Approached by The Argus, Mr Baker said: “I don’t know why my comments should be seen as controversial because they are true. Off-peak services from Worthing and Lewes to London are extremely busy.
“I accept that there is more overcrowding from Lewes than Brighton but that’s because at Brighton there are longer trains and more frequent services as there are two train firms competing for customers.”
He added: “I use the train all the time. I use it nearly every day of my life. I don’t have a ministerial car, I have a ministerial bike so I bike, walk or use the train everywhere I go.
“The only car I use is getting around my constituency.”
But Brighton Pavilion MP Caroline Lucas said: “Norman Baker appears to be deliberately missing the point here.
“The example that I gave in the Commons debate on rail fares yesterday (was about a constituent who has been forced to give up his job in London because he can no longer afford the peak time trains he needs in order to get there every day. As a result, he is now out of work.
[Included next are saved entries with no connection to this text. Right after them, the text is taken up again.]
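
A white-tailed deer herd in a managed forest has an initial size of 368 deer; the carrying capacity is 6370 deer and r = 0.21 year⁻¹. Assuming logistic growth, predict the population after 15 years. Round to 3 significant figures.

3750 deer

A = (K − N₀)/N₀ = (6370 − 368)/368 = 16.31.
N(t) = K/(1 + A·e^(−rt)) = 6370/(1 + 16.31×e^(−0.21×15)).
e^(−3.15) = 0.042852; denominator = 1 + 16.31×0.042852 = 1.6989.
N = 6370/1.6989 = 3749.47.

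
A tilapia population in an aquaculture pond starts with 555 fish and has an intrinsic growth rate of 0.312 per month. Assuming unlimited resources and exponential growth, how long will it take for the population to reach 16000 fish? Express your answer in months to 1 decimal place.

10.8 months

Set N₀·e^(rt) = 16000: e^(0.312·t) = 16000/555 = 28.829.
0.312·t = ln(28.829) = 3.3614, so t = 3.3614/0.312 = 10.774.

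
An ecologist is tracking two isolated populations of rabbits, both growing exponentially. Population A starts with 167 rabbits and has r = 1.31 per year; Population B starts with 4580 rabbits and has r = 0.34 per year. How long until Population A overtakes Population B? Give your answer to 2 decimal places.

Set 167·e^(1.31t) = 4580·e^(0.34t).
e^((1.31 − 0.34)t) = 4580/167 → e^(0.97·t) = 27.425.
0.97·t = ln(27.425) = 3.3115, so t = 3.3115/0.97 = 3.4139.

3.41 years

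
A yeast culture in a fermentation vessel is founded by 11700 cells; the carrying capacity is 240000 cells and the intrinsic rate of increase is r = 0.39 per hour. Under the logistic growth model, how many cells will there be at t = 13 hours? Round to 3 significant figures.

A = (K − N₀)/N₀ = (240000 − 11700)/11700 = 19.513.
N(t) = K/(1 + A·e^(−rt)) = 240000/(1 + 19.513×e^(−0.39×13)).
e^(−5.07) = 0.0062824; denominator = 1 + 19.513×0.0062824 = 1.1226.
N = 240000/1.1226 = 213792.

214000 cells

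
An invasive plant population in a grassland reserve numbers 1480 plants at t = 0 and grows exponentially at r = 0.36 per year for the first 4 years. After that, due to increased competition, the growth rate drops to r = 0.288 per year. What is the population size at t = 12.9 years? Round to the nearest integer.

Phase 1: N(4) = 1480·e^(0.36×4) = 1480·e^1.44 = 6246.63.
Phase 2 runs for 12.9 − 4 = 8.9 years at r = 0.288.
N(12.9) = 6246.63·e^(0.288×8.9) = 6246.63·e^2.563 = 81064.3.

81064 plants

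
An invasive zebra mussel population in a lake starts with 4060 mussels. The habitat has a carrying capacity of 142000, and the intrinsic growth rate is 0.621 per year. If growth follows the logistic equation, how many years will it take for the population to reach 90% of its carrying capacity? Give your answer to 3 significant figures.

9.22 years

A = (K − N₀)/N₀ = (142000 − 4060)/4060 = 33.975.
Solve 142000/(1 + 33.975·e^(−0.621t)) = 127800: 1 + 33.975·e^(−0.621t) = 1.1111, so e^(−0.621t) = 0.00327034.
−0.621·t = ln(0.00327034) = -5.7229, so t = 5.7229/0.621 = 9.2156.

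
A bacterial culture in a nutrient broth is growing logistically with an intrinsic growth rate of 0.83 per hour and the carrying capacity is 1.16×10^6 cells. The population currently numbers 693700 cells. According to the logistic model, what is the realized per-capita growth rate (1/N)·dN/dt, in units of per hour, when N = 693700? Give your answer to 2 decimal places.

(1/N)·dN/dt = r(1 − N/K) = 0.83 × (1 − 693700/1.16×10^6).
= 0.83 × 0.40198 = 0.33365.

0.33 per hour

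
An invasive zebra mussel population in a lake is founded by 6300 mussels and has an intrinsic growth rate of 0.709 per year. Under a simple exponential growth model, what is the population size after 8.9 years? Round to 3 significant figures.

N(t) = N₀·e^(rt) = 6300 × e^(0.709×8.9) = 6300 × e^6.31.
e^6.31 ≈ 550.1, so N ≈ 6300 × 550.1 = 3.46563×10^6.

3470000 mussels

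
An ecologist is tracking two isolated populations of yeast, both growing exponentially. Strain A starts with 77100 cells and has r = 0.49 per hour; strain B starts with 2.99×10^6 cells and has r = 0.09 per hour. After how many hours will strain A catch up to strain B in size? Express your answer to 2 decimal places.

9.14 hours

Set 77100·e^(0.49t) = 2.99×10^6·e^(0.09t).
e^((0.49 − 0.09)t) = 2.99×10^6/77100 → e^(0.4·t) = 38.781.
0.4·t = ln(38.781) = 3.6579, so t = 3.6579/0.4 = 9.1448.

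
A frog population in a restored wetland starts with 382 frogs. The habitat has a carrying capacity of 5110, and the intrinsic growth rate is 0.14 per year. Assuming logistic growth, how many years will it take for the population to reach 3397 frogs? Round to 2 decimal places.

A = (K − N₀)/N₀ = (5110 − 382)/382 = 12.377.
Solve 5110/(1 + 12.377·e^(−0.14t)) = 3397: 1 + 12.377·e^(−0.14t) = 1.5043, so e^(−0.14t) = 0.0407425.
−0.14·t = ln(0.0407425) = -3.2005, so t = 3.2005/0.14 = 22.861.

22.86 years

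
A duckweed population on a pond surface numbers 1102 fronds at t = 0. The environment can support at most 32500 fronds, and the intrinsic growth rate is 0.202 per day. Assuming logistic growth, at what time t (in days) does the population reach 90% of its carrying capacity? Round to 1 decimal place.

27.5 days

A = (K − N₀)/N₀ = (32500 − 1102)/1102 = 28.492.
Solve 32500/(1 + 28.492·e^(−0.202t)) = 29250: 1 + 28.492·e^(−0.202t) = 1.1111, so e^(−0.202t) = 0.00389975.
−0.202·t = ln(0.00389975) = -5.5468, so t = 5.5468/0.202 = 27.46.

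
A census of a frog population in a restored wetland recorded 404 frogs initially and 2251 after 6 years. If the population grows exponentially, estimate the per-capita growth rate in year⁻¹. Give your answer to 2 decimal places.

0.29 per year

From N(t) = N₀·e^(rt): e^(r·6) = 2251/404 = 5.5718.
r·6 = ln(5.5718) = 1.7177, so r = 1.7177/6 = 0.28629.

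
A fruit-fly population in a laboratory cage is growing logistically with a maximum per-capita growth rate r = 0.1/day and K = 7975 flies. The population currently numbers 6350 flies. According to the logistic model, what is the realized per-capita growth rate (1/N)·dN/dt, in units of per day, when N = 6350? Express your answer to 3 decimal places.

0.020 per day

(1/N)·dN/dt = r(1 − N/K) = 0.1 × (1 − 6350/7975).
= 0.1 × 0.20376 = 0.020376.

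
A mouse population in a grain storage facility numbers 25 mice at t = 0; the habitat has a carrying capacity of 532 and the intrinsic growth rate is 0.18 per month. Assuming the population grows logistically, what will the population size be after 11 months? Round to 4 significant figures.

A = (K − N₀)/N₀ = (532 − 25)/25 = 20.28.
N(t) = K/(1 + A·e^(−rt)) = 532/(1 + 20.28×e^(−0.18×11)).
e^(−1.98) = 0.13807; denominator = 1 + 20.28×0.13807 = 3.8.
N = 532/3.8 = 139.998.

140.0 mice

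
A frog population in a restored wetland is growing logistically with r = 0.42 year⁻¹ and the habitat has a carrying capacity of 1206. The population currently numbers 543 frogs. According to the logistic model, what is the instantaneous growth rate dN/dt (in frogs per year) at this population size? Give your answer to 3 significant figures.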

“That is hardly a sign that our rail system is working effectively. As far as I can see, travelling cheaply at peak times is not an option.”
A spokesman for Southern said: “Southern prides itself on offering some great value fares on our off-peak services.
“Fares from Brighton to London are on sale from as little as £5 and we believe that we are offering what our passengers want.”
How much does it cost?
Brighton and Hove sees more than nine million journeys out of the city each year, having risen every year since 1994.
But despite more passengers, the cost of commuting has rocketed. Back in 2004, an annual season ticket from Brighton to London (zones 1 to 6) would cost you about £2,450.
This year passengers had to stump up about £4,640 for the same journey.
Those travelling at peak times have seen the worst increases, with prices up 43% between 2004 and 2011 – with further rises this year.
It means UK travellers face fares up to ten times the price of those on the continent. Research by the Campaign for Better Transport showed a 22-mile journey in 2011 from Velletri to Rome cost Italian season ticket holders just £336.17.
Southern Rail’s website yesterday (September 6) was advertising off-peak tickets booked in advance from Brighton to London today for £12.50.
The transport group behind the Southern rail franchise suffered a profits fall as the double-dip recession hit demand for one of its key commuter lines.
Go-Ahead said operating profits at its rail arm fell 17% to £40 million in the year to June 30.
Its Southern franchise, which connects Brighton and much of Sussex with London, saw revenues at the end of the period 2% weaker than it forecast when it bid for the franchise in 2009.
The Newcastle-based firm, which also runs Southeastern and London Midland, raised the possibility that Southern could receive revenue support from the Government in a year's time, with the economy expected to continue to weigh on its performance.